Fairness means valuing everyone’s contributions to the workplace, and a big part of this is giving credit to women for the work they do.

Though a misattribution of credit might not seem like anything major in the grand scheme of things, for women in the workplace that already feel unheard and unseen, it’s just another issue contributing to gender inequality.

Advocate for their ideas in meetings and ensure you’re always attributing their name to their achievements and successes – a little acknowledgement can go a long way.

3. Call out inequality

The odds are that you’re very familiar with the issues many women face in the workplace, and you may have already participated in discussions and/or initiatives relating to gender equality in the workplace.

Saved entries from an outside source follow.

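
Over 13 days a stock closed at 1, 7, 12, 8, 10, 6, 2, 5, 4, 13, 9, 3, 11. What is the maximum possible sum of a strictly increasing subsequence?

39

Let S[i] be the best sum of a strictly increasing subsequence ending at i:
i:      1  2  3  4  5  6  7  8  9 10 11 12 13
a[i]:   1  7 12  8 10  6  2  5  4 13  9  3 11
S:      1  8 20 16 26  7  3  8  7 39 25  6 37
Maximum is 39 (e.g. 1 + 7 + 8 + 10 + 13).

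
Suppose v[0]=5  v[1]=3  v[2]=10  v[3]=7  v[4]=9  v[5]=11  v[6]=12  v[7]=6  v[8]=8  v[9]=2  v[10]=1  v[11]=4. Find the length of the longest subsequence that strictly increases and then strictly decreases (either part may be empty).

inc[i] = longest strictly increasing subsequence ending at i; dec[i] = longest strictly decreasing subsequence starting at i:
i:      0  1  2  3  4  5  6  7  8  9 10 11
v[i]:   5  3 10  7  9 11 12  6  8  2  1  4
inc:    1  1  2  2  3  4  5  2  3  1  1  2
dec:    4  3  5  4  4  4  4  3  3  2  1  1
Best peak at i=6 (value 12): inc=5, dec=4, length 5+4−1 = 8.

8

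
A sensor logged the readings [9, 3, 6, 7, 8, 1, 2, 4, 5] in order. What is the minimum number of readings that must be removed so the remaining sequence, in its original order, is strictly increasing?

5

Fewest deletions = n − (longest strictly increasing subsequence).
Patience tails:
9 → extends → [9]
3 → replaces 9 → [3]
6 → extends → [3, 6]
7 → extends → [3, 6, 7]
8 → extends → [3, 6, 7, 8]
1 → replaces 3 → [1, 6, 7, 8]
2 → replaces 6 → [1, 2, 7, 8]
4 → replaces 7 → [1, 2, 4, 8]
5 → replaces 8 → [1, 2, 4, 5]
Longest strictly increasing subsequence has length 4, so deletions = 9 − 4 = 5.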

But what about in practice, in the moments when inequality is in action?

If you see a female colleague experiencing a microaggression, speak up and challenge the perpetrator’s stereotyping directly.

If your workplace is currently running initiatives, activities, or media relating to gender inequality, show your support by engaging or sharing their efforts.

Small changes over time can be cumulative and encourage others to do the same!

4. Take your support outside of the workplace

Advocating for women professionally is important, but as we said in the statistics earlier, a lot of gender inequality comes from women taking on the additional burden of housework and childcare alongside their career.

Rather than allowing these disproportionate responsibilities to continue to stack up, participate in the ‘behind the scenes’ work that often goes unnoticed to help share the load with the women in your life.

This also includes advocating for better work-life balance in the workplace, such as paid leave for all caregivers and flexible working hours!